Twenty years ago, Jim Carrey dove head-first into method acting to portray Andy Kaufman in "Man on the Moon." A documentary crew was getting behind-the-scenes footage, but the studio wouldn't release it until now.

Andy Kaufman was a special type of entertainer. He genuinely seemed to not care if his audience laughed or cried, loved him or hated him, as long as they felt something. When Carrey began to prepare for the role, he realized he couldn't just do an impersonation of Kaufman; instead, he needed to actually become him. Sometimes method acting faces criticism, sometimes it sounds sort of ridiculous to never break character, but when it produces great results, it's worth it.

Rather than just a straight look back at the old footage, the documentary also talks to current-day Jim Carrey, asking him how he looks back at that time, the years that led up to it, how it changed his approach to later movies, and his overall philosophy on life. I'm at the right age to have worshipped Jim Carrey when "Ace Ventura" and "Dumb and Dumber" came out, but I also remember Carrey being the first actor that I felt burned out on. I skipped a handful of his movies, and since then have been sort of hit or miss. Lately Carrey has been making news for "going crazy" and claiming that he's gone beyond reality and understands things on a different level. The thing is, the insane things he's talking about actually make sense (or I've just gone crazy myself).

I have a belief that we're all actors. It's not necessarily in the vein of Shakespeare's "all the world's a stage", but I do believe that we all play a role. People work jobs they don't like with a smile on their face, they suck up to bosses, they're polite to rude customers. People stay in relationships when they're not happy, or pretend to be happy to not be in a relationship. People project a certain lifestyle on social media while hiding true feelings. This documentary was a meta-movie, analyzing an actor who is acting like a person who was either acting all the time, or maybe never acting.

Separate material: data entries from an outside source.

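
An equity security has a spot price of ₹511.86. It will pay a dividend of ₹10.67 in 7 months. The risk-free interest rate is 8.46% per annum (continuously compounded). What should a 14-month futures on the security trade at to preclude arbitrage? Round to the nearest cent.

₹553.75

PV(dividends) I = 10.67·e^(−0.0846·7/12)
I = 10.1562
F = (S − I)·e^(rT) = (511.86 − 10.1562) · e^(0.0846·14/12)
= 501.7038 · e^0.098700 = 501.7038 × 1.103735 = ₹553.75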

Andy Kaufman might be my favorite entertainer of all time. I am a fan of taking a joke too far, I'm a fan of having people be unsure if I'm joking or serious, I'm a fan of saying I'm serious when I'm not, I'm a fan of being serious when I say I'm not, I'm a fan of never letting people know for sure. Kaufman perfected that art, and Carrey truly embodied him for a time.


 [Celluloid Hero] gives "Jim & Andy: The Great Beyond" a 9 out of 10.